According to the Population Reference Bureau, a nonprofit that collects statistics and other information about different populations around the world, attempts to match food production with population growth have lead to deforestation, erosion and desertification around the world. Increased consumption of fossil fuels could also lead to greater carbon dioxide build-up in the atmosphere and higher levels of acid rain.

On Monday, Oct. 16, SEA and Hopkins Feminists hosted an event called “Feminist Food.” They offered cupcakes from Desserts at Jessica’s, a local, female-owned business, to address the importance of both purchasing food locally and supporting minority-owned businesses.

Kotha said that food typically travels 1500 miles from where it is produced to where it is prepared and sold in restaurants or markets. She added that the event aimed to encourage support for local female-owned stores.

“This has the multipurpose benefits of supporting these local, minority-owned businesses which have a harder time competing with chain stores,” she said. “At the same time, you’d be eating locally, which is very beneficial for the environment. Local businesses generally tend to get their supplies locally, which supports urban farming and decreases transportation costs.”

According to the Center for Urban Education about Sustainable Agriculture, a nonprofit encouraging sustainable agricultural practices, transporting a single kilocalorie of food costs about 10 kilocalories of fossil fuel. Additionally, cargo planes, which are the most common form of food transportation, produce roughly 50 times as much carbon dioxide as sea shipping.

Next Monday, the groups will host “Menstruation Monday,” which will include a trivia challenge students can participate in to win sustainably produced menstruation products like pads and tampons.

Meko wrote that, in addition to spreading awareness about sustainable menstruation products, the event aims to support people who don’t have access to those resources, such as those experiencing homelessness or incarceration.

“Most widely-available menstruation products are very unsustainable due to the use of plastics for tampon applicators and bleached cotton,” she wrote. “The event will provide information on ways to menstruate more sustainably and an opportunity to donate to an organization that facilitates access to menstrual resources for people who would otherwise not have them.”

The Feminst Mondays series is part of Campus Sustainability Month, a campaign to promote student engagement with environmental issues during October. The Hopkins Office of Sustainability, which aims to reduce the environmental footprint of the University by making its campuses more environmentally conscious, coordinates Sustainability Month.

Alizay Jalisi, the president of Hopkins Feminists, further explained the group’s aims in collaborating with SEA.

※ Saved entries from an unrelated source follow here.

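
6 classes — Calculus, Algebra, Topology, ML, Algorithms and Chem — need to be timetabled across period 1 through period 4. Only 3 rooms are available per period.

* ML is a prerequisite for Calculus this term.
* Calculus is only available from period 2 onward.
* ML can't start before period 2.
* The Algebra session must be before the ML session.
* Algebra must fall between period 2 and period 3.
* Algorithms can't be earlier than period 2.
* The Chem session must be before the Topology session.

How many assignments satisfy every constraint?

18

Splitting on Topology: it can be period 2 (3), period 3 (6), period 4 (9). Listing each branch's schedules as (Calculus, Algebra, ML, Algorithms, Chem) by period number:
Topology=period 2: (4,2,3,2,1) (4,2,3,3,1) (4,2,3,4,1) — 3.
Topology=period 3: (4,2,3,2,1) (4,2,3,2,2) (4,2,3,3,1) (4,2,3,3,2) (4,2,3,4,1) (4,2,3,4,2) — 6.
Topology=period 4: (4,2,3,2,1) (4,2,3,2,2) (4,2,3,2,3) (4,2,3,3,1) (4,2,3,3,2) (4,2,3,3,3) (4,2,3,4,1) (4,2,3,4,2) (4,2,3,4,3) — 9.
Summing: 3 + 6 + 9 = 18.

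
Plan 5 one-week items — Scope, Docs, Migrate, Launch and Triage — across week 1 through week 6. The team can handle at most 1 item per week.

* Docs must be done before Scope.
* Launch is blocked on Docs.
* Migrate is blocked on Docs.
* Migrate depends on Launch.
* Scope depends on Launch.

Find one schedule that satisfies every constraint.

Launch -> week 2, Scope -> week 3, Docs -> week 1, Migrate -> week 4, Triage -> week 5

Checking: Launch(week 2) before Scope(week 3); Docs(week 1) before Launch(week 2); Docs(week 1) before Migrate(week 4); Docs(week 1) before Scope(week 3); Launch(week 2) before Migrate(week 4); max 1 per week (cap 1).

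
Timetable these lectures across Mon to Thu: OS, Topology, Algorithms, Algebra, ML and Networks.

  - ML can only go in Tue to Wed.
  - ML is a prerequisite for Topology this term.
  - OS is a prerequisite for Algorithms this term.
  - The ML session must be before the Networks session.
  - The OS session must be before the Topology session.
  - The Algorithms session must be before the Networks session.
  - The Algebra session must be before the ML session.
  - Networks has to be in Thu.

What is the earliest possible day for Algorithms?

Tue

Precedence pushes Algorithms to at least Tue; downstream work caps Algorithms at Wed.
Algorithms at Tue is achievable: OS=Mon, Algorithms=Tue, Topology=Wed, Algebra=Mon, ML=Tue, Networks=Thu.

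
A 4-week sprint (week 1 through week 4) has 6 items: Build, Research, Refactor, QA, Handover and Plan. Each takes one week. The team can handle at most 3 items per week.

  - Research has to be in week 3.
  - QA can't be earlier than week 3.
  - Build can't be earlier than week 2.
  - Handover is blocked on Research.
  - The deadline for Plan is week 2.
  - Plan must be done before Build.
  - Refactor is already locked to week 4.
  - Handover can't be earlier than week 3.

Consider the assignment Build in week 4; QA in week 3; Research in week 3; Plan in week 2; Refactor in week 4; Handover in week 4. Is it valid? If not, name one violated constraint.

Research has to be in week 3 — holds.
The team can handle at most 3 items per week — holds.
Handover is blocked on Research — holds.
QA can't be earlier than week 3 — holds.
Refactor is already locked to week 4 — holds.
Build can't be earlier than week 2 — holds.
The deadline for Plan is week 2 — holds.
Plan must be done before Build — holds.
Handover can't be earlier than week 3 — holds.

Yes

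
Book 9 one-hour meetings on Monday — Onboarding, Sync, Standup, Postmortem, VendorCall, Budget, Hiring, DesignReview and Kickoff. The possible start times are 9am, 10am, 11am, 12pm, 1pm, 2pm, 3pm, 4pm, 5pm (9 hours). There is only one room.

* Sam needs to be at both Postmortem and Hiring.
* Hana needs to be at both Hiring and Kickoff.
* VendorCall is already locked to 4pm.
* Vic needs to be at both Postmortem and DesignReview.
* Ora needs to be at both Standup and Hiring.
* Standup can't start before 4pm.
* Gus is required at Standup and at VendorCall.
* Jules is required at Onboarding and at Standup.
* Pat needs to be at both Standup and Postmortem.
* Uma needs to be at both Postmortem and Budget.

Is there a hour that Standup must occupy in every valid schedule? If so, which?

Standup's window is 4pm–5pm.
VendorCall is fixed at 4pm, and Standup can't share a hour with VendorCall.
So Standup must be 5pm.

5pm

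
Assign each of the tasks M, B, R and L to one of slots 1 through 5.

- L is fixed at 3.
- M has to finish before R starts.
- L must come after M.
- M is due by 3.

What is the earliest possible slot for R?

2

Precedence pushes R to at least 2.
R at 2 is achievable: L in 3; R in 2; M in 1; B in 1.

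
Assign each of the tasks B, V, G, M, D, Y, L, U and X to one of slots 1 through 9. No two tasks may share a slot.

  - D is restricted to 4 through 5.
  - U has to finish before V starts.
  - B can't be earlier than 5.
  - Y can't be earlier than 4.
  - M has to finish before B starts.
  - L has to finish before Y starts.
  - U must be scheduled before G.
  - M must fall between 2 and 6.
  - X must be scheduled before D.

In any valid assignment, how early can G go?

2

Precedence pushes G to at least 2.
G at 2 is achievable: D -> 4, V -> 9, L -> 7, G -> 2, M -> 5, U -> 1, Y -> 8, X -> 3, B -> 6.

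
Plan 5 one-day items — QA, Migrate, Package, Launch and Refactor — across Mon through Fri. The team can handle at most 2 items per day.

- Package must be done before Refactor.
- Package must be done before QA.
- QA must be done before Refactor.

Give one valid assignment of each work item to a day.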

“Our goal is to have people on campus informed about how environmental justice is closely linked to the fight for gender equity,” she wrote in an email to The News-Letter. “Under our current presidential administration, minority groups (women, trans and non-binary individuals) are and will be disproportionately affected by climate change.”

She added that the groups also hoped to engaged students on a more local level.

“Our second, related goal is to leave people on the Hopkins campus feeling informed and inspired about the ways in which they can make affordable, healthy and environmentally sustainable choices in their everyday lives, whether they’re eating, having sex, on their period or doing something else entirely,” she wrote.

Freshman Nikita Gupta wrote in an email to The News-Letter that she originally stopped by the table for a free cupcake but was interested to learn more about the intersection between environmental sustainability and feminism.

“I was confused at how feminism and the environment related at all,” she wrote. “Not much attention is given to this intersection; in fact, I’ve never even heard feminism used alongside environmental conservation.”

She added that the tabling was an effective way of engaging students.

“Focusing [on] this intersection is valuable as both issues can [be] addressed in a way that is mutually beneficially and can draw support from feminists and environmentalists,” she wrote. “Looking at the issues together, I’m surprised by how seemingly unrelated areas can overlap and be solved together as one problem.”